Mereka masuk, mencari tempat duduk dan memesan makanan. Suasana berganti hening. Juna menatap Ara yang fokus dengan makanan dan handphone-nya. Setelah wanita itu menghabiskan makanannya barulah Juna mulai pembicaraan.
"Ara."
Ara mendongak, menatap Juna.
"Sebenarnya, aku mengajakmu sekarang ada hal yang ingin ku katakan."
"Katakan saja."
"Aku ingin hubungan ini lebih dari pertemanan." Juna memandang Ara. Melihat reaksi di wajah wanita itu.
Ara hanya diam, menunggu.
Juna kembali melanjutkan ucapannya, "Kau membuatku merasa nyaman. Dan berbicara denganmu terasa menyenangkan. Setiap obrolan kita terasa nyambung. Hingga mendengar suaramu menjadi hobiku.
Kau perempuan yang pintar dan mandiri. Aku suka. Apapun yang ada padamu. Baik itu, keberanianmu, sifat tegasmu, dan keteguhanmu dalam memilih. Aku tidak suka orang yang plin-plan dan kau mewujudkan semua sifat dari wanita yang kusukai."

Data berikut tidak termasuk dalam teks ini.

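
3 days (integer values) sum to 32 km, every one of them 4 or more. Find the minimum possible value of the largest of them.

11

Some value must be at least ⌈32/3⌉ = 11, since 3 × 10 = 30 < 32.
Achievable: 2 of them at 11 and 1 at 10 total 32.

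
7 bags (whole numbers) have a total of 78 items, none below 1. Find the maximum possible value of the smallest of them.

11

The 7 values sum to 78, so their minimum is at most ⌊78/7⌋ = 11.
Taking 6 copies of 11 and 1 copy of 12 gives exactly 78, so 11 is attained.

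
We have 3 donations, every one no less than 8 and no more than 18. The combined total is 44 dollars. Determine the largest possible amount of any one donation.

To make one donation as large as possible, make the other 2 as small as possible.
The other 2 contribute at least 2 × 8 = 16, leaving at most 44 − 16 = 28.
But each donation is capped at 18, so the maximum is 18.
Achievable: one at 18 and the other 2 totalling 26, which fits since 2 × 8 ≤ 26 ≤ 2 × 18.

18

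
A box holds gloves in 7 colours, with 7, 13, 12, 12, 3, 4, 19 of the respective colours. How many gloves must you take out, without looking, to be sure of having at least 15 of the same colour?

In the worst case you take as many as possible of each colour without reaching 15: 7 + 13 + 12 + 12 + 3 + 4 + 14 = 65.
The next one must give 15 of some colour, so 65 + 1 = 66.

66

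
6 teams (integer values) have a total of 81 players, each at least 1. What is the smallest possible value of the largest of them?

14

Some value must be at least ⌈81/6⌉ = 14, since 6 × 13 = 78 < 81.
Achievable: 3 of them at 14 and 3 at 13 total 81.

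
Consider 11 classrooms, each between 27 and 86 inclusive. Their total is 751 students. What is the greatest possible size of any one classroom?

86

Maximizing one value means minimizing the remaining 10.
The other 10 contribute at least 10 × 27 = 270, leaving at most 751 − 270 = 481.
But each classroom is capped at 86, so the maximum is 86.
Achievable: one at 86 and the other 10 totalling 665, which fits since 10 × 27 ≤ 665 ≤ 10 × 86.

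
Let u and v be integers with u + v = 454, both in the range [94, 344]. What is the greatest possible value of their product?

uv = u(454 − u) is maximized when u is as near 454/2 as the bounds allow.
Taking u = 227 and v = 227 (both in [94, 344]) gives uv = 51529.

51529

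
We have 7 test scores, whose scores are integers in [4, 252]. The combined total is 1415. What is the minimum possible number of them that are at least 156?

4

Each value short of 156 is at most 155, costing at least 252 − 155 = 97 against the maximum total of 1764.
We can afford to lose at most 1764 − 1415 = 349, so at most ⌊349/97⌋ = 3 fall short, and at least 4 are ≥ 156.
Exactly 4 works: 4 values at 252 and 3 at 155 total 1473; lower one of the high values by 58 (still ≥ 156) to hit 1415.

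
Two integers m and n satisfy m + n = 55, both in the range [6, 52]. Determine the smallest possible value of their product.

mn = m(55 − m) is concave in m, so over [6, 49] it is minimized at an endpoint.
The extreme feasible split is m = 6, n = 49, giving mn = 294.

294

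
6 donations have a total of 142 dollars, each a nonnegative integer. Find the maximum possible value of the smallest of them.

If every one of the 6 were at least 24, the total would be at least 6 × 24 = 144 > 142.
Achievable: 2 of them at 23 and 4 at 24 total 142.

23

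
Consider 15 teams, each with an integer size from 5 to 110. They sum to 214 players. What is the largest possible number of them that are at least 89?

1

If k of the values are ≥ 89, the total is ≥ 89k + 5(15 − k).
Setting 89k + 5(15 − k) ≤ 214 gives 84k ≤ 139, so k ≤ 1.
k = 1 is achieved by 1 value at 89 and 14 at 5, total 159; add 55 to one value (staying below 89) to reach 214.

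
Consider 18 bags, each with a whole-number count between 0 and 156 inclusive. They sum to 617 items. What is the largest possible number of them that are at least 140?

If k of the values are ≥ 140, the total is ≥ 140k + 0(18 − k).
Setting 140k + 0(18 − k) ≤ 617 gives 140k ≤ 617, so k ≤ 4.
k = 4 is achieved by 4 values at 140 and 14 at 0, total 560; add 57 to one value (staying below 140) to reach 617.

4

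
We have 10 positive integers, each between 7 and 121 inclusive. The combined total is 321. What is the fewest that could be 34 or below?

2

Each value above 34 is at least 35, contributing at least 35 − 7 = 28 above the floor 7.
The sum exceeds the floor total 70 by 251, so at most ⌊251/28⌋ = 8 exceed 34, and at least 2 are ≤ 34.
Exactly 2 works: 2 values at 7 and 8 at 35 total 294; raise one of the low values by 27 (still ≤ 34) to hit 321.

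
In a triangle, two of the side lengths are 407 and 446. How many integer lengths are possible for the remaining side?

813

The triangle inequality gives |407 − 446| < c < 407 + 446, i.e. 39 < c < 853.
So c can be any integer from 40 to 852: 813 values.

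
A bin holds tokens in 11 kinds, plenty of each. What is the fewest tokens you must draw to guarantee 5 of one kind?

45

You could draw 4 of every kind without reaching 5 of any — 44 in all.
One more forces 5 of some kind, so 44 + 1 = 45.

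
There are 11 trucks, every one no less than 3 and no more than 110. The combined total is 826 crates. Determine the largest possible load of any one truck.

110

Maximizing one value means minimizing the remaining 10.
The other 10 contribute at least 10 × 3 = 30, leaving at most 826 − 30 = 796.
But each truck is capped at 110, so the maximum is 110.
Achievable: one at 110 and the other 10 totalling 716, which fits since 10 × 3 ≤ 716 ≤ 10 × 110.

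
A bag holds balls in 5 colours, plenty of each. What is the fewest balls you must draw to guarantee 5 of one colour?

You could draw 4 of every colour without reaching 5 of any — 20 in all.
One more forces 5 of some colour, so 20 + 1 = 21.

21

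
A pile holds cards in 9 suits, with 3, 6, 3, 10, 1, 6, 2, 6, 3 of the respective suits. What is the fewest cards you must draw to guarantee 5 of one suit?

In the worst case you take as many as possible of each suit without reaching 5: 3 + 4 + 3 + 4 + 1 + 4 + 2 + 4 + 3 = 28.
The next one must give 5 of some suit, so 28 + 1 = 29.

29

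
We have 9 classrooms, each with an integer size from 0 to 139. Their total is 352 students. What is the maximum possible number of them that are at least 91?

3

With k values at 91 or above and the rest at least 0, the sum is at least 0 + 91k.
Since the sum is 352, we need 91k ≤ 352, i.e. k ≤ 3.
k = 3 is achieved by 3 values at 91 and 6 at 0, total 273; add 79 to one value (staying below 91) to reach 352.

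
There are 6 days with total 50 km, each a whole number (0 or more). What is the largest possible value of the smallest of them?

The 6 values sum to 50, so their minimum is at most ⌊50/6⌋ = 8.
Achievable: 4 of them at 8 and 2 at 9 total 50.

8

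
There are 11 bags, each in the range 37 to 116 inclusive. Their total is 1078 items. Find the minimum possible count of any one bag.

Minimizing one value means maximizing the remaining 10.
The other 10 can take up 10 × 116 = 1160 ≥ 1078 − 37, so one bag can sit at its floor of 37.
Achievable: one at 37 and the other 10 totalling 1041, which fits since 10 × 37 ≤ 1041 ≤ 10 × 116.

37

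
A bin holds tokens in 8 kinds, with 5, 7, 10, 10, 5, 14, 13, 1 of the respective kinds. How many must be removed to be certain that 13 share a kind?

In the worst case you take as many as possible of each kind without reaching 13: 5 + 7 + 10 + 10 + 5 + 12 + 12 + 1 = 62.
The next one must give 13 of some kind, so 62 + 1 = 63.

63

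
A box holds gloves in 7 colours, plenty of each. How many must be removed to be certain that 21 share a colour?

In the worst case you draw 20 of each of the 7 colours: 7 × 20 = 140.
One more forces 21 of some colour, so 140 + 1 = 141.

141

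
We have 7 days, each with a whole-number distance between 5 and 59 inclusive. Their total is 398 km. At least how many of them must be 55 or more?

4

Suppose at most 7 − j of them reach 55; then j values are ≤ 54 and the rest ≤ 59.
The total is then ≤ 54·j + 59·(7 − j) = 413 − 5j. For this to be ≥ 398 we need j ≤ 3, so at least 7 − 3 = 4 must reach 55.
Exactly 4 works: 4 values at 59 and 3 at 54 total 398.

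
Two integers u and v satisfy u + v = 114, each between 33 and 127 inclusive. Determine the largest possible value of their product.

For a fixed sum, the product uv is largest when u and v are as close as possible.
Taking u = 57 and v = 57 (both in [33, 127]) gives uv = 3249.

3249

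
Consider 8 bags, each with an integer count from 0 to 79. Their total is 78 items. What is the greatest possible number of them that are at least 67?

With k values at 67 or above and the rest at least 0, the sum is at least 0 + 67k.
Since the sum is 78, we need 67k ≤ 78, i.e. k ≤ 1.
k = 1 is achieved by 1 value at 67 and 7 at 0, total 67; add 11 to one value (staying below 67) to reach 78.

1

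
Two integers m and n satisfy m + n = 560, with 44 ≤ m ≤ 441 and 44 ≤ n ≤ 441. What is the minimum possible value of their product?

52479

mn = m(560 − m) is concave in m, so over [119, 441] it is minimized at an endpoint.
The extreme feasible split is m = 119, n = 441, giving mn = 52479.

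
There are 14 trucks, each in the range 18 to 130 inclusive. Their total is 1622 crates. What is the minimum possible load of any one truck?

18

Minimizing one value means maximizing the remaining 13.
The other 13 can take up 13 × 130 = 1690 ≥ 1622 − 18, so one truck can sit at its floor of 18.
Achievable: one at 18 and the other 13 totalling 1604, which fits since 13 × 18 ≤ 1604 ≤ 13 × 130.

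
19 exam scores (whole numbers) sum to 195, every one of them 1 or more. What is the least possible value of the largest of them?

11

Some value must be at least ⌈195/19⌉ = 11, since 19 × 10 = 190 < 195.
Equality holds with 5 values of 11 and 14 values of 10.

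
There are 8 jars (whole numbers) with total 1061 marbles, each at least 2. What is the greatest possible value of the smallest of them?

132

If every one of the 8 were at least 133, the total would be at least 8 × 133 = 1064 > 1061.
Taking 3 copies of 132 and 5 copies of 133 gives exactly 1061, so 132 is attained.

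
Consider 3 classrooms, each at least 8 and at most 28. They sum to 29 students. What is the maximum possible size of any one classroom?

Maximizing one value means minimizing the remaining 2.
The other 2 contribute at least 2 × 8 = 16, leaving at most 29 − 16 = 13.
Since 13 ≤ 28, this is achievable: one at 13 and 2 at 8.

13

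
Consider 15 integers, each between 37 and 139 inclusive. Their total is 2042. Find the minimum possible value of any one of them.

To make one integer as small as possible, make the other 14 as large as possible.
The other 14 contribute at most 14 × 139 = 1946, leaving at least 2042 − 1946 = 96.
Since 96 ≥ 37, this is achievable: one at 96 and 14 at 139.

96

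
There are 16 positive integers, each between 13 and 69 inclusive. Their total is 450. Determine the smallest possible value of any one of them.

13

To make one integer as small as possible, make the other 15 as large as possible.
The other 15 can take up 15 × 69 = 1035 ≥ 450 − 13, so one integer can sit at its floor of 13.
Achievable: one at 13 and the other 15 totalling 437, which fits since 15 × 13 ≤ 437 ≤ 15 × 69.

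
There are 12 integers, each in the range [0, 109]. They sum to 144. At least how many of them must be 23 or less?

6

If only k of them are at most 23, the other 12 − k are at least 24, so the total is at least (12 − k)·24 + k·0.
This is ≤ 144, so (12 − k)·24 + 0k ≤ 144, which gives k ≥ 6.
Exactly 6 works: 6 values at 0 and 6 at 24 total 144.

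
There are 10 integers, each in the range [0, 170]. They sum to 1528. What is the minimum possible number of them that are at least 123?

If only k of them are at least 123, the other 10 − k are at most 122, so the total is at most k·170 + (10 − k)·122.
This must reach 1528, so k·170 + (10 − k)·122 ≥ 1528, giving k ≥ 7.
Exactly 7 works: 7 values at 170 and 3 at 122 total 1556; lower one of the high values by 28 (still ≥ 123) to hit 1528.

7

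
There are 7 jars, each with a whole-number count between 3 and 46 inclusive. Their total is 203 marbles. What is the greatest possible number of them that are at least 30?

Suppose k of them are at least 30. Those contribute at least 30 each and the other 7 − k at least 3 each.
So the total is at least 30k + 3(7 − k) = 21 + 27k. This must be ≤ 203, giving k ≤ 6.
k = 6 is achieved by 6 values at 30 and 1 at 3, total 183; add 20 to one value (staying below 30) to reach 203.

6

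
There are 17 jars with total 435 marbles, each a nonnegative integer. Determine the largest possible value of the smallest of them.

25

The average is 435/17 < 26, so some value is ≤ 25.
Achievable: 7 of them at 25 and 10 at 26 total 435.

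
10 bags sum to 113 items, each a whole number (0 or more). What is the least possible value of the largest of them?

12

Some value must be at least ⌈113/10⌉ = 12, since 10 × 11 = 110 < 113.
Equality holds with 3 values of 12 and 7 values of 11.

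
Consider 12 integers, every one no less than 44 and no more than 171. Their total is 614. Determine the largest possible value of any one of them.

130

To make one integer as large as possible, make the other 11 as small as possible.
The other 11 contribute at least 11 × 44 = 484, leaving at most 614 − 484 = 130.
Since 130 ≤ 171, this is achievable: one at 130 and 11 at 44.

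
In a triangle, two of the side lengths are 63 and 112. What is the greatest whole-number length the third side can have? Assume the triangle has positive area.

174

The third side must be less than 63 + 112 = 175.
The largest integer below 175 is 174.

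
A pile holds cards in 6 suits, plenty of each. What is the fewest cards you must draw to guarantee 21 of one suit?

121

You could draw 20 of every suit without reaching 21 of any — 120 in all.
One more forces 21 of some suit, so 120 + 1 = 121.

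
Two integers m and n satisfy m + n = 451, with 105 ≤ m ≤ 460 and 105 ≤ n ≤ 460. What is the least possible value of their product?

36330

mn = m(451 − m) is concave in m, so over [105, 346] it is minimized at an endpoint.
At the endpoint m = 105, n = 451 − 105 = 346, so mn = 105 × 346 = 36330.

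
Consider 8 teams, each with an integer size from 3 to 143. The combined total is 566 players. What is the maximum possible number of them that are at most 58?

6

Suppose k of them are at most 58. Those contribute at most 58 each and the rest at most 143 each.
So the total is at most 58k + 143(8 − k) = 1144 − 85k. This must still be ≥ 566, so k ≤ 6.
k = 6 is achieved by 6 values at 58 and 2 at 143, total 634; lower one of the 143's by 68 (still > 58) to reach 566.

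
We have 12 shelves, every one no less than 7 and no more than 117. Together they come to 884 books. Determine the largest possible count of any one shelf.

117

Maximizing one value means minimizing the remaining 11.
The other 11 contribute at least 11 × 7 = 77, leaving at most 884 − 77 = 807.
But each shelf is capped at 117, so the maximum is 117.
Achievable: one at 117 and the other 11 totalling 767, which fits since 11 × 7 ≤ 767 ≤ 11 × 117.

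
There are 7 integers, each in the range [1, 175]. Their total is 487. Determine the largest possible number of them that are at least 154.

If k of the values are ≥ 154, the total is ≥ 154k + 1(7 − k).
Setting 154k + 1(7 − k) ≤ 487 gives 153k ≤ 480, so k ≤ 3.
k = 3 is achieved by 3 values at 154 and 4 at 1, total 466; add 21 to one value (staying below 154) to reach 487.

3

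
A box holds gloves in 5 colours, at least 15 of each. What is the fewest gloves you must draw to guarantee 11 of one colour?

You could draw 10 of every colour without reaching 11 of any — 50 in all.
One more forces 11 of some colour, so 50 + 1 = 51.

51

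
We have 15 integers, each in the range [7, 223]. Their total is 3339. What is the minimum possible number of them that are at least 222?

Suppose at most 15 − j of them reach 222; then j values are ≤ 221 and the rest ≤ 223.
The total is then ≤ 221·j + 223·(15 − j) = 3345 − 2j. For this to be ≥ 3339 we need j ≤ 3, so at least 15 − 3 = 12 must reach 222.
Exactly 12 works: 12 values at 223 and 3 at 221 total 3339.

12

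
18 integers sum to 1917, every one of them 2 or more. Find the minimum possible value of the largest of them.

107

Some value must be at least ⌈1917/18⌉ = 107, since 18 × 106 = 1908 < 1917.
Taking 9 copies of 106 and 9 copies of 107 gives exactly 1917, so 107 is attained.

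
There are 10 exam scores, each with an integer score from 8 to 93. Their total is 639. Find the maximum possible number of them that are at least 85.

7

Suppose k of them are at least 85. Those contribute at least 85 each and the other 10 − k at least 8 each.
So the total is at least 85k + 8(10 − k) = 80 + 77k. This must be ≤ 639, giving k ≤ 7.
k = 7 is achieved by 7 values at 85 and 3 at 8, total 619; add 20 to one value (staying below 85) to reach 639.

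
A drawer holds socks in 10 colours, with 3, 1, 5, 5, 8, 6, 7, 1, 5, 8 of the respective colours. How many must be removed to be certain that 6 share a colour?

In the worst case you take as many as possible of each colour without reaching 6: 3 + 1 + 5 + 5 + 5 + 5 + 5 + 1 + 5 + 5 = 40.
The next one must give 6 of some colour, so 40 + 1 = 41.

41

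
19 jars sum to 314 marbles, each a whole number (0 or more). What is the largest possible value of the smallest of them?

The average is 314/19 < 17, so some value is ≤ 16.
Taking 9 copies of 16 and 10 copies of 17 gives exactly 314, so 16 is attained.

16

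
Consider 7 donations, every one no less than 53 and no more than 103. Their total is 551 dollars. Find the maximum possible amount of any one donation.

To make one donation as large as possible, make the other 6 as small as possible.
The other 6 contribute at least 6 × 53 = 318, leaving at most 551 − 318 = 233.
But each donation is capped at 103, so the maximum is 103.
Achievable: one at 103 and the other 6 totalling 448, which fits since 6 × 53 ≤ 448 ≤ 6 × 103.

103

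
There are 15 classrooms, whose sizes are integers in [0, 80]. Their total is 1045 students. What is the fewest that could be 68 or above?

4

Suppose at most 15 − j of them reach 68; then j values are ≤ 67 and the rest ≤ 80.
The total is then ≤ 67·j + 80·(15 − j) = 1200 − 13j. For this to be ≥ 1045 we need j ≤ 11, so at least 15 − 11 = 4 must reach 68.
Exactly 4 works: 4 values at 80 and 11 at 67 total 1057; lower one of the high values by 12 (still ≥ 68) to hit 1045.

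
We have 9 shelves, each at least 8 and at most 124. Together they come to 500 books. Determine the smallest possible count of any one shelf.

Minimizing one value means maximizing the remaining 8.
The other 8 can take up 8 × 124 = 992 ≥ 500 − 8, so one shelf can sit at its floor of 8.
Achievable: one at 8 and the other 8 totalling 492, which fits since 8 × 8 ≤ 492 ≤ 8 × 124.

8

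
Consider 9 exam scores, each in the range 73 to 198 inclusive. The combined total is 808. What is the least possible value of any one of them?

73

To make one score as small as possible, make the other 8 as large as possible.
The other 8 can take up 8 × 198 = 1584 ≥ 808 − 73, so one score can sit at its floor of 73.
Achievable: one at 73 and the other 8 totalling 735, which fits since 8 × 73 ≤ 735 ≤ 8 × 198.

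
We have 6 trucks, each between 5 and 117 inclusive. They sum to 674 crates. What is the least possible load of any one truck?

89

Minimizing one value means maximizing the remaining 5.
The other 5 contribute at most 5 × 117 = 585, leaving at least 674 − 585 = 89.
Since 89 ≥ 5, this is achievable: one at 89 and 5 at 117.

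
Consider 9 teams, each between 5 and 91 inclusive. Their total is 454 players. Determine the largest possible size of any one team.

To make one team as large as possible, make the other 8 as small as possible.
The other 8 contribute at least 8 × 5 = 40, leaving at most 454 − 40 = 414.
But each team is capped at 91, so the maximum is 91.
Achievable: one at 91 and the other 8 totalling 363, which fits since 8 × 5 ≤ 363 ≤ 8 × 91.

91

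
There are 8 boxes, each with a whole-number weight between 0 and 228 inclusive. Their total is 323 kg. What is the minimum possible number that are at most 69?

4

If only k of them are at most 69, the other 8 − k are at least 70, so the total is at least (8 − k)·70 + k·0.
This is ≤ 323, so (8 − k)·70 + 0k ≤ 323, which gives k ≥ 4.
Exactly 4 works: 4 values at 0 and 4 at 70 total 280; raise one of the low values by 43 (still ≤ 69) to hit 323.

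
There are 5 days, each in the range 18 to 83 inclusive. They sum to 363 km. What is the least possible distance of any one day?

Minimizing one value means maximizing the remaining 4.
The other 4 contribute at most 4 × 83 = 332, leaving at least 363 − 332 = 31.
Since 31 ≥ 18, this is achievable: one at 31 and 4 at 83.

31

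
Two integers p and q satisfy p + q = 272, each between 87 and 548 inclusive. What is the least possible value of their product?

16095

For a fixed sum, pq is smallest when p and q are as far apart as possible.
At the endpoint p = 87, q = 272 − 87 = 185, so pq = 87 × 185 = 16095.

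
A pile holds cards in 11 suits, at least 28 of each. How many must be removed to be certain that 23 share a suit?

243

In the worst case you draw 22 of each of the 11 suits: 11 × 22 = 242.
One more forces 23 of some suit, so 242 + 1 = 243.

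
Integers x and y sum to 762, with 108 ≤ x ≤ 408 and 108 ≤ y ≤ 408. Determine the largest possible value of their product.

With x + y fixed, xy peaks when the two are closest together.
Taking x = 381 and y = 381 (both in [108, 408]) gives xy = 145161.

145161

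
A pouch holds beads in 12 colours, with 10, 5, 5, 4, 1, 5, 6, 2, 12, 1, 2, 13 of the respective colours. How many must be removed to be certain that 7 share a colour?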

Juna menarik napas, "Aku menyukaimu Ara. Maukah kau malanjutkan hubungan ini ketahap yang serius?"
Mata Ara bergerak menurun. Lalu naik lagi, "Ya."
Juna mengerjab.
"Ya, aku mau. Sebenarnya juga aku menyukaimu namun ku pendam. Aku tidak mau merusak pertemanan kita. Tapi, ternyata kau memiliki perasaan yang sama." Ara menarik kedua sudut bibirnya.
Juna tersenyum senang, namun ia teringat satu hal.
"Ara."
"Hm."
"Ada hal lagi yang ingin ku ungkapkan. Aku sebenarnya seorang Duda."
***
17 November 2019
Vote dan komen 😉
KAMU SEDANG MEMBACA
Tiga tahun [End]
Ficção GeralWaktu memang adalah hal menakutkan di dunia ini. Tak memandang pangkat, derajat, kekayaan, dan status. Ia akan terus berjalan. Tanpa diminta atau bisa dihentikan. Dan manusia pun bisa berubah karenanya. Sebelum tiga tahun dan setelah tiga tahun. Buk...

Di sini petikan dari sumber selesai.